In the field of signal process, Fast Fourier Transform (FFT) is a widely used algorithm to transform signal data from time to frequency. Unfortunately, with the exponential growth of data, traditional methods cannot meet the demand of large-scale computation on these big data because of three main challenges of large-scale FFT, i.e., big data size, real-time data processing and high utilization of compute resources. To satisfy these requirements, an optimized FFT algorithm in Cloud is deadly needed. In this paper, we introduce a new method to conduct FFT in Cloud with the following contributions: first, we design a parallel FFT algorithm for large-scaled signal data in Cloud; second, we propose a MapReduce-based mechanism to distribute data to compute nodes using big data processing framework; third, an optimal method of distributing compute resources is implemented to accelerate the algorithm by avoiding redundant data exchange between compute nodes.
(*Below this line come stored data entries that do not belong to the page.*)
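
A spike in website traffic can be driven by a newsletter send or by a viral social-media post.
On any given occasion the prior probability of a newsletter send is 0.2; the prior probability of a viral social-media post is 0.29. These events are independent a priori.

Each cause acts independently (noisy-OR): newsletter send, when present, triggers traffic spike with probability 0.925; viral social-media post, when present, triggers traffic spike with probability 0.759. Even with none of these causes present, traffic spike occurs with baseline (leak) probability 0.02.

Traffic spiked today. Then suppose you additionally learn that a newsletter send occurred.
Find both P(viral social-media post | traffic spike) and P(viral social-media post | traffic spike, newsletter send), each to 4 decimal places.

P(viral social-media post | traffic spike) ≈ 0.6210; P(viral social-media post | traffic spike, newsletter send) ≈ 0.3022

Under noisy-OR, P(traffic spike | causes) = 1 − (1−0.02)·∏(1−qᵢ) over the active causes.
P(traffic spike) = 0.02*0.8*0.71 + 0.76382*0.8*0.29 + 0.9265*0.2*0.71 + 0.982287*0.2*0.29 = 0.011360 + 0.177206 + 0.131563 + 0.056973 = 0.377102
Of this, 0.234179 comes from 0.177206 + 0.056973 (the viral social-media post=true cases).
P(viral social-media post | traffic spike) = 0.234179 / 0.377102 ≈ 0.6210

With the extra evidence:
Weight on viral social-media post=true, given the evidence: 0.982287·0.29 = 0.284863
The normalizing constant is 0.9265·0.71 + 0.982287·0.29 = 0.942678
P(viral social-media post | traffic spike, newsletter send) = 0.284863/0.942678 ≈ 0.3022
This is intercausal reasoning (explaining away): once newsletter send accounts for the traffic spike, viral social-media post becomes less likely.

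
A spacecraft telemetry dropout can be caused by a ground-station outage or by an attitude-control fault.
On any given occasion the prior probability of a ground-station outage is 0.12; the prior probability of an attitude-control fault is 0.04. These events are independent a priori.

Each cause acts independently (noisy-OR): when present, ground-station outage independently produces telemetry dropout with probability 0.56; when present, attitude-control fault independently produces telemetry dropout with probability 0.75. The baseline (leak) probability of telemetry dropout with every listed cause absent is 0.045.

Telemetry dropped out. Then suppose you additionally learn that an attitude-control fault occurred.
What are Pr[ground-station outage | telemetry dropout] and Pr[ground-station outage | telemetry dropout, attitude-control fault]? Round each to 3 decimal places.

Pr[ground-station outage | telemetry dropout] ≈ 0.523; Pr[ground-station outage | telemetry dropout, attitude-control fault] ≈ 0.138

Under noisy-OR, P(telemetry dropout | causes) = 1 − (1−0.045)·∏(1−qᵢ) over the active causes.
P(telemetry dropout) = 0.045×0.88×0.96 + 0.76125×0.88×0.04 + 0.5798×0.12×0.96 + 0.89495×0.12×0.04 = 0.038016 + 0.026796 + 0.066793 + 0.004296 = 0.135901
Of this, 0.071089 comes from 0.066793 + 0.004296 (the ground-station outage=true cases).
So P(ground-station outage | telemetry dropout) = 0.071089/0.135901 ≈ 0.523.

Now also conditioning on attitude-control fault=true:
For the numerator, keep only ground-station outage=true terms: 0.89495×0.12 = 0.107394
The normalizing constant is 0.76125×0.88 + 0.89495×0.12 = 0.777294
P(ground-station outage | telemetry dropout, attitude-control fault) = 0.107394/0.777294 ≈ 0.138
This is intercausal reasoning (explaining away): once attitude-control fault accounts for the telemetry dropout, ground-station outage becomes less likely.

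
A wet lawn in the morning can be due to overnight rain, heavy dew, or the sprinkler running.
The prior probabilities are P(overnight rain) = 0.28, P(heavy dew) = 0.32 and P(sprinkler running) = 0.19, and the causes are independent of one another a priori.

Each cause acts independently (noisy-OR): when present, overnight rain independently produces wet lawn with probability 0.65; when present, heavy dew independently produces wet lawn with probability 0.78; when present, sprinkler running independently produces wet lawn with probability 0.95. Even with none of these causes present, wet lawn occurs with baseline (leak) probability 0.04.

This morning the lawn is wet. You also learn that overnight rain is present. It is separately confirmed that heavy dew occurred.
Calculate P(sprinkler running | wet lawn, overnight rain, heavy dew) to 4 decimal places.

P(sprinkler running | wet lawn, overnight rain, heavy dew) ≈ 0.2015

Under noisy-OR, P(wet lawn | causes) = 1 − (1−0.04)·∏(1−qᵢ) over the active causes.
Weight on sprinkler running=true, given the evidence: 0.996304·0.19 = 0.189298
Denominator P(wet lawn | overnight rain, heavy dew): 0.92608·0.81 + 0.996304·0.19 = 0.939423
Posterior = 0.189298 / 0.939423 ≈ 0.2015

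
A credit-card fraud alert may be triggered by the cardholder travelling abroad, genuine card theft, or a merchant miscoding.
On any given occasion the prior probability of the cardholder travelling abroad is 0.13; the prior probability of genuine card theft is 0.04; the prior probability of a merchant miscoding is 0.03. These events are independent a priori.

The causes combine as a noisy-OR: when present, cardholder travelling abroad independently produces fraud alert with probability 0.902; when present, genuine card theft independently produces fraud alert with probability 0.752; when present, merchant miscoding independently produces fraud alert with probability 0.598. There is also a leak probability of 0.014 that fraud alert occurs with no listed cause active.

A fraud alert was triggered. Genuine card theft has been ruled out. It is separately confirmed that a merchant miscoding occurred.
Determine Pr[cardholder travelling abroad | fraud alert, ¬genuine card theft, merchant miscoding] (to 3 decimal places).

Pr[cardholder travelling abroad | fraud alert, ¬genuine card theft, merchant miscoding] ≈ 0.192

Under noisy-OR, P(fraud alert | causes) = 1 − (1−0.014)·∏(1−qᵢ) over the active causes.
For the numerator, keep only cardholder travelling abroad=true terms: 0.961156·0.13 = 0.124950
Normalizer over all consistent configurations: 0.603628·0.87 + 0.961156·0.13 = 0.650106
Posterior = 0.124950 / 0.650106 ≈ 0.192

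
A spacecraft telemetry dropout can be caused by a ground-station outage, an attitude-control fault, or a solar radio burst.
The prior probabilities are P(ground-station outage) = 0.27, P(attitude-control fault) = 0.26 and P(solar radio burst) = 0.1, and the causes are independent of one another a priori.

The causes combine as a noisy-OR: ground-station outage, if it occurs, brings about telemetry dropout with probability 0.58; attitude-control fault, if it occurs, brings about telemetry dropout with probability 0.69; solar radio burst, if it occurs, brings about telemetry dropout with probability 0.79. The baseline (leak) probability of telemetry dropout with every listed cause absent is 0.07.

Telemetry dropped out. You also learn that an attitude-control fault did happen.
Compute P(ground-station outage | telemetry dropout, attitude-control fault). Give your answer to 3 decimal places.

P(ground-station outage | telemetry dropout, attitude-control fault) ≈ 0.309

Under noisy-OR, P(telemetry dropout | causes) = 1 − (1−0.07)·∏(1−qᵢ) over the active causes.
By total probability over the 4 (ground-station outage, solar radio burst) configurations:
  P(telemetry dropout | attitude-control fault) = 0.7117×0.73×0.9 + 0.939457×0.73×0.1 + 0.878914×0.27×0.9 + 0.974572×0.27×0.1
        = 0.467587 + 0.068580 + 0.213576 + 0.026313 = 0.776056
Configurations with ground-station outage contribute 0.239889, so
  P(ground-station outage | telemetry dropout, attitude-control fault) = 0.239889 / 0.776056 ≈ 0.309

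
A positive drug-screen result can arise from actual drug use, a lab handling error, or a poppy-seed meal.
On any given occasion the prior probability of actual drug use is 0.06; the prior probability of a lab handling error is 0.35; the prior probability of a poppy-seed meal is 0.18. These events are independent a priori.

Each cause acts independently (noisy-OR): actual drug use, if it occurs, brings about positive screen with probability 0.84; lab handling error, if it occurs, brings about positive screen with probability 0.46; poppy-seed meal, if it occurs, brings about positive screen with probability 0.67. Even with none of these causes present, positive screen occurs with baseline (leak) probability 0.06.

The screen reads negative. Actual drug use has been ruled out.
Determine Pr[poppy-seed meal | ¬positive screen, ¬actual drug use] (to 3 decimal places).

Pr[poppy-seed meal | ¬positive screen, ¬actual drug use] ≈ 0.068

Under noisy-OR, P(positive screen | causes) = 1 − (1−0.06)·∏(1−qᵢ) over the active causes.
P(¬positive screen | ¬actual drug use) = 0.94*0.65*0.82 + 0.3102*0.65*0.18 + 0.5076*0.35*0.82 + 0.167508*0.35*0.18 = 0.501020 + 0.036293 + 0.145681 + 0.010553 = 0.693547
Of this, 0.046846 comes from 0.036293 + 0.010553 (the poppy-seed meal=true cases).
Hence the posterior is 0.046846/0.693547 ≈ 0.068.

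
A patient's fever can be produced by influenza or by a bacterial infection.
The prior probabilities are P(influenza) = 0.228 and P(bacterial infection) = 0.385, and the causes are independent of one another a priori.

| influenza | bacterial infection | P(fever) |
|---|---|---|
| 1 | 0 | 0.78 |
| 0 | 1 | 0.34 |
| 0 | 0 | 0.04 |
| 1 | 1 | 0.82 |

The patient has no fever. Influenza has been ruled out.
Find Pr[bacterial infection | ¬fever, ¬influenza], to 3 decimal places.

Pr[bacterial infection | ¬fever, ¬influenza] ≈ 0.301

Sum P(¬fever|·) weighted by the priors over both values of bacterial infection:
  P(¬fever | ¬influenza) = 0.96·0.615 + 0.66·0.385
        = 0.590400 + 0.254100 = 0.844500
Configurations with bacterial infection contribute 0.254100, so
  P(bacterial infection | ¬fever, ¬influenza) = 0.254100 / 0.844500 ≈ 0.301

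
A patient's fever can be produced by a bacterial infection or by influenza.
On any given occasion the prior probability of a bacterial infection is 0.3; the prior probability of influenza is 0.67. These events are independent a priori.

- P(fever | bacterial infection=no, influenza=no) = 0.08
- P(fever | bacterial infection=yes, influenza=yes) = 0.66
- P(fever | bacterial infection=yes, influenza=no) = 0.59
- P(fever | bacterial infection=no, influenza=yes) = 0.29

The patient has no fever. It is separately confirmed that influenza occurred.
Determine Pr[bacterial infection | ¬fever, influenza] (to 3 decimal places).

Pr[bacterial infection | ¬fever, influenza] ≈ 0.170

Weight on bacterial infection=true, given the evidence: 0.34×0.3 = 0.102000
Denominator P(¬fever | influenza): 0.71×0.7 + 0.34×0.3 = 0.599000
Posterior = 0.102000 / 0.599000 ≈ 0.170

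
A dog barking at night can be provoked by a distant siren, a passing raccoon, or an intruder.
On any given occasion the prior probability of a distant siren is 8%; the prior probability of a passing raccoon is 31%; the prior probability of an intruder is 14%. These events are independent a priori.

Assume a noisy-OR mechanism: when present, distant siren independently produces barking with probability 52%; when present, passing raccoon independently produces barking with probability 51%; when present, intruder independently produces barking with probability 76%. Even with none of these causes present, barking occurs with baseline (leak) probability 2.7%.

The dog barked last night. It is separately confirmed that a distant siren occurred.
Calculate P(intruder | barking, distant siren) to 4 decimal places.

P(intruder | barking, distant siren) ≈ 0.1955

Under noisy-OR, P(barking | causes) = 1 − (1−0.027)·∏(1−qᵢ) over the active causes.
For the numerator, keep only intruder=true terms: 0.085772 + 0.041016 = 0.126788
Denominator P(barking | distant siren): 0.53296·0.69·0.86 + 0.88791·0.69·0.14 + 0.77115·0.31·0.86 + 0.945076·0.31·0.14 = 0.648635
Posterior = 0.126788 / 0.648635 ≈ 0.1955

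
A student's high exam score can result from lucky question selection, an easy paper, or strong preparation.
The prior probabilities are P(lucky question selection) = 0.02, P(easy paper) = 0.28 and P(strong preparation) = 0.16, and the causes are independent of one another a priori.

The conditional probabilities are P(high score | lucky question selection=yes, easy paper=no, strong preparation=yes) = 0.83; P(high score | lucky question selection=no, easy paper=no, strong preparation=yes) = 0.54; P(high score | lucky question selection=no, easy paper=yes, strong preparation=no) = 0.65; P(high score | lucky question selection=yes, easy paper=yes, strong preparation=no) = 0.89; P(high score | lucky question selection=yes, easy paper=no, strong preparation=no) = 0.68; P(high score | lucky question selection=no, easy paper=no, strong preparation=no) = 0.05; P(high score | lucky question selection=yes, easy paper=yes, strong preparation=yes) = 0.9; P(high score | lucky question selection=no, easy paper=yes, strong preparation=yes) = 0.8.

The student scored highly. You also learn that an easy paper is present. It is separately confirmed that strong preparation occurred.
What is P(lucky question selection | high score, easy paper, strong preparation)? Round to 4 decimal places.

P(lucky question selection | high score, easy paper, strong preparation) ≈ 0.0224

Numerator (weight on configurations with lucky question selection): 0.9*0.02 = 0.018000
Denominator P(high score | easy paper, strong preparation): 0.8*0.98 + 0.9*0.02 = 0.802000
Posterior = 0.018000 / 0.802000 ≈ 0.0224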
The algorithm is designed in MapReduce computation framework which contains three steps: data preprocessing, local data transform and parallel data transform to integrate processing results. The parallel FFT is implemented in a 16-node Cloud to process real signal data The experimental results reveal an obvious improvement in the algorithm speed. Our parallel FFT is approximately five times faster than FFT in Matlab in when the data size reaches 10 GB.

Keywords

Fast fourier transform Cloud computing Apache spark Parallel algorithm 

Notes

Acknowledgements

The authors would like to thank the anonymous referees for their helpful comments from which the preparation for this version of the paper has benefited. Thanks for Johann Sebastian Bach for his inspiring music accompanying the authors to complete the research. This work was supported in part by the National Natural Science Foundation of China under Grant 61572511 and Grant 91648204 and Grant 61872378, in part by the Scientific Research Project of National University of Defense Technology under Grant ZK16-03-57, in part by the China Postdoctoral Science Foundation under Grant 2016M602960 and Grant 2017T100796, in part by Science Fund for Distinguished Young Scholars in Hunan Province under Grant 2018JJ1032. Xiaomin Zhu is the corresponding author.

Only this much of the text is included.